- Born: John Cornelius Moberly 22 April 22 April 1848 Winchester, Hampshire, England
- Died: 29 January 1928 (aged 79) Southampton, Hampshire, England
- Education: Winchester College
- Alma mater: New College, Oxford
- Occupations: Solicitor; official receiver; cricket administrator;
- Spouse: Caroline Hunter ​(m. 1872)​
- Children: 4
- Father: George Moberly

Cricket information
- Batting: Right-handed
- Bowling: Right-arm medium

Domestic team information
- 1877: Hampshire

Career statistics
| Competition | First-class |
| Matches | 1 |
| Runs scored | 31 |
| Batting average | 15.50 |
| 100s/50s | –/– |
| Top score | 27 |
| Catches/stumpings | –/– |
- Source: Cricinfo, 19 February 2010

= John Moberly (cricketer) =

English cricketer

John Cornelius Moberly (22 April 1848 – 29 January 1928) was an English first-class cricketer, cricket administrator, and solicitor.

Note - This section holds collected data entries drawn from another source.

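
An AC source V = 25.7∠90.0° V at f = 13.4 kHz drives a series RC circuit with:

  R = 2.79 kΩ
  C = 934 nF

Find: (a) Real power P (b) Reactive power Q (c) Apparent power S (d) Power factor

Step 1 — Angular frequency: ω = 2π·f = 2π·1.34e+04 = 8.419e+04 rad/s.
Step 2 — Component impedances:
  R: Z = R = 2790 Ω
  C: Z = 1/(jωC) = -j/(ω·C) = 0 - j12.72 Ω
Step 3 — Series combination: Z_total = R + C = 2790 - j12.72 Ω = 2790∠-0.3° Ω.
Step 4 — Source phasor: V = 25.7∠90.0° V = 0 + j25.7 V.
Step 5 — Current: I = V / Z = -4.198e-05 + j0.009211 A = 0.009211∠90.3° A.
Step 6 — Complex power: S = V·I* = 0.2367 - j0.001079 VA.
Step 7 — Real power: P = Re(S) = 0.2367 W.
Step 8 — Reactive power: Q = Im(S) = -0.001079 VAR.
Step 9 — Apparent power: |S| = 0.2367 VA.
Step 10 — Power factor: PF = P/|S| = 1 (leading).

(a) P = 0.2367 W  (b) Q = -0.001079 VAR  (c) S = 0.2367 VA  (d) PF = 1 (leading)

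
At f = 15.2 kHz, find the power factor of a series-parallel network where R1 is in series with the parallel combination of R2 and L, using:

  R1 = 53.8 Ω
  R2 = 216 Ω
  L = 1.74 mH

Step 1 — Angular frequency: ω = 2π·f = 2π·1.52e+04 = 9.55e+04 rad/s.
Step 2 — Component impedances:
  R1: Z = R = 53.8 Ω
  R2: Z = R = 216 Ω
  L: Z = jωL = j·9.55e+04·0.00174 = 0 + j166.2 Ω
Step 3 — Parallel branch: R2 || L = 1/(1/R2 + 1/L) = 80.31 + j104.4 Ω.
Step 4 — Series with R1: Z_total = R1 + (R2 || L) = 134.1 + j104.4 Ω = 170∠37.9° Ω.
Step 5 — Power factor: PF = cos(φ) = Re(Z)/|Z| = 134.11/169.95 = 0.7891.
Step 6 — Type: Im(Z) = 104.4 ⇒ lagging (phase φ = 37.9°).

PF = 0.7891 (lagging, φ = 37.9°)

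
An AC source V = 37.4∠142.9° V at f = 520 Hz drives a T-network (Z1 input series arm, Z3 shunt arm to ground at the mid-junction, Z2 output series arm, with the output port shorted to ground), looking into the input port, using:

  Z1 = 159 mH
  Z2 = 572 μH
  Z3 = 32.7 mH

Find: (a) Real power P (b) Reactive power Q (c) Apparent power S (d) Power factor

Step 1 — Angular frequency: ω = 2π·f = 2π·520 = 3267 rad/s.
Step 2 — Component impedances:
  Z1: Z = jωL = j·3267·0.159 = 0 + j519.5 Ω
  Z2: Z = jωL = j·3267·0.000572 = 0 + j1.869 Ω
  Z3: Z = jωL = j·3267·0.0327 = 0 + j106.8 Ω
Step 3 — With the output port shorted to ground, the output series arm Z2 runs from the junction to ground; the shunt arm Z3 also runs from the junction to ground. They appear in parallel: Z3 || Z2 = 0 + j1.837 Ω.
Step 4 — Series with input arm Z1: Z_in = Z1 + (Z3 || Z2) = 0 + j521.3 Ω = 521.3∠90.0° Ω.
Step 5 — Source phasor: V = 37.4∠142.9° V = -29.83 + j22.56 V.
Step 6 — Current: I = V / Z = 0.04327 + j0.05722 A = 0.07174∠52.9° A.
Step 7 — Complex power: S = V·I* = 0 + j2.683 VA.
Step 8 — Real power: P = Re(S) = 0 W.
Step 9 — Reactive power: Q = Im(S) = 2.683 VAR.
Step 10 — Apparent power: |S| = 2.683 VA.
Step 11 — Power factor: PF = P/|S| = 0 (lagging).

(a) P = 0 W  (b) Q = 2.683 VAR  (c) S = 2.683 VA  (d) PF = 0 (lagging)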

==Early life and education==
The fourth son of the cleric George Moberly, he was born at Winchester in April 1848. He was educated at Winchester College from 1858 to 1866 before matriculating at New College, Oxford in 1866. He earned a BA in 1869, followed by an MA in 1873.

==Cricket==
As a student, Moberly played for Winchester College's cricket team. In his adulthood, he made a single appearance in first-class cricket for Hampshire against Derbyshire at Derby in 1877. Batting twice in the match, he was dismissed for 27 runs in Hampshire's first innings by Amos Hind, while in their second innings he was dismissed for 4 runs by William Hickton. Although he did bowl in first-class cricket, Wisden described him as "a steady and painstaking bowler, varying the pitch considerably, and was sometimes very successful". He later served Hampshire County Cricket Club in an administrative capacity, serving for many years as its treasurer and chairman of committee. From 1913 to 1918, he served as its president.

==Legal career==
After graduating from Oxford, Moberly practiced as a solicitor in Alresford and later in Southampton. He was also an official receiver in bankruptcy. He co-founded the Moberly & Wharton practice with his business partner, John Henry Turner Wharton.

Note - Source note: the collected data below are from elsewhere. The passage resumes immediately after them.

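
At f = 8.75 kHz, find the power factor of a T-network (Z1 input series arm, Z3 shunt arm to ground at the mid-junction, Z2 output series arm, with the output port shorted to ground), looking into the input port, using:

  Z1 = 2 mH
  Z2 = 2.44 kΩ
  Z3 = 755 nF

Step 1 — Angular frequency: ω = 2π·f = 2π·8750 = 5.498e+04 rad/s.
Step 2 — Component impedances:
  Z1: Z = jωL = j·5.498e+04·0.002 = 0 + j110 Ω
  Z2: Z = R = 2440 Ω
  Z3: Z = 1/(jωC) = -j/(ω·C) = 0 - j24.09 Ω
Step 3 — With the output port shorted to ground, the output series arm Z2 runs from the junction to ground; the shunt arm Z3 also runs from the junction to ground. They appear in parallel: Z3 || Z2 = 0.2378 - j24.09 Ω.
Step 4 — Series with input arm Z1: Z_in = Z1 + (Z3 || Z2) = 0.2378 + j85.87 Ω = 85.87∠89.8° Ω.
Step 5 — Power factor: PF = cos(φ) = Re(Z)/|Z| = 0.23785/85.867 = 0.00277.
Step 6 — Type: Im(Z) = 85.87 ⇒ lagging (phase φ = 89.8°).

PF = 0.00277 (lagging, φ = 89.8°)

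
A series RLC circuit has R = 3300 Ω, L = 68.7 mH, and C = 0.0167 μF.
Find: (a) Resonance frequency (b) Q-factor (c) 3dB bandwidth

Step 1 — Resonance: ω₀ = 1/√(LC) = 1/√(0.0687·1.67e-08) = 2.952e+04 rad/s.
Step 2 — f₀ = ω₀/(2π) = 4699 Hz.
Step 3 — Series Q: Q = ω₀L/R = 2.952e+04·0.0687/3300 = 0.6146.
Step 4 — Bandwidth: Δω = ω₀/Q = 4.803e+04 rad/s; BW = Δω/(2π) = 7645 Hz.

(a) f₀ = 4699 Hz  (b) Q = 0.6146  (c) BW = 7645 Hz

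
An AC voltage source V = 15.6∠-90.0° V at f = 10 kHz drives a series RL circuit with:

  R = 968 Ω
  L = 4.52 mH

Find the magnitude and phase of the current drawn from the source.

Step 1 — Angular frequency: ω = 2π·f = 2π·1e+04 = 6.283e+04 rad/s.
Step 2 — Component impedances:
  R: Z = R = 968 Ω
  L: Z = jωL = j·6.283e+04·0.00452 = 0 + j284 Ω
Step 3 — Series combination: Z_total = R + L = 968 + j284 Ω = 1009∠16.4° Ω.
Step 4 — Source phasor: V = 15.6∠-90.0° V = 0 - j15.6 V.
Step 5 — Ohm's law: I = V / Z_total = (0 - j15.6) / (968 + j284) = -0.004353 - j0.01484 A.
Step 6 — Convert to polar: |I| = 0.01546 A, ∠I = -106.4°.

I = 0.01546∠-106.4° A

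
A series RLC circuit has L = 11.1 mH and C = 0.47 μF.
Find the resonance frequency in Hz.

Step 1 — Resonance condition Im(Z)=0 gives ω₀ = 1/√(LC).
Step 2 — ω₀ = 1/√(0.0111·4.7e-07) = 1.384e+04 rad/s.
Step 3 — f₀ = ω₀/(2π) = 2203 Hz.

f₀ = 2203 Hz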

Moberly was appointed a Land Tax commissioner for the "County of Southampton" in 1886.

==Personal life and death==
Moberly married his wife, Caroline (née Hunter) in 1872. Together, they had 2 sons and 2 daughters.

He died at Southampton on 29 January 1928.

His nephew, Robert Awdry, son of his sister Margaret Helen, also played first-class cricket.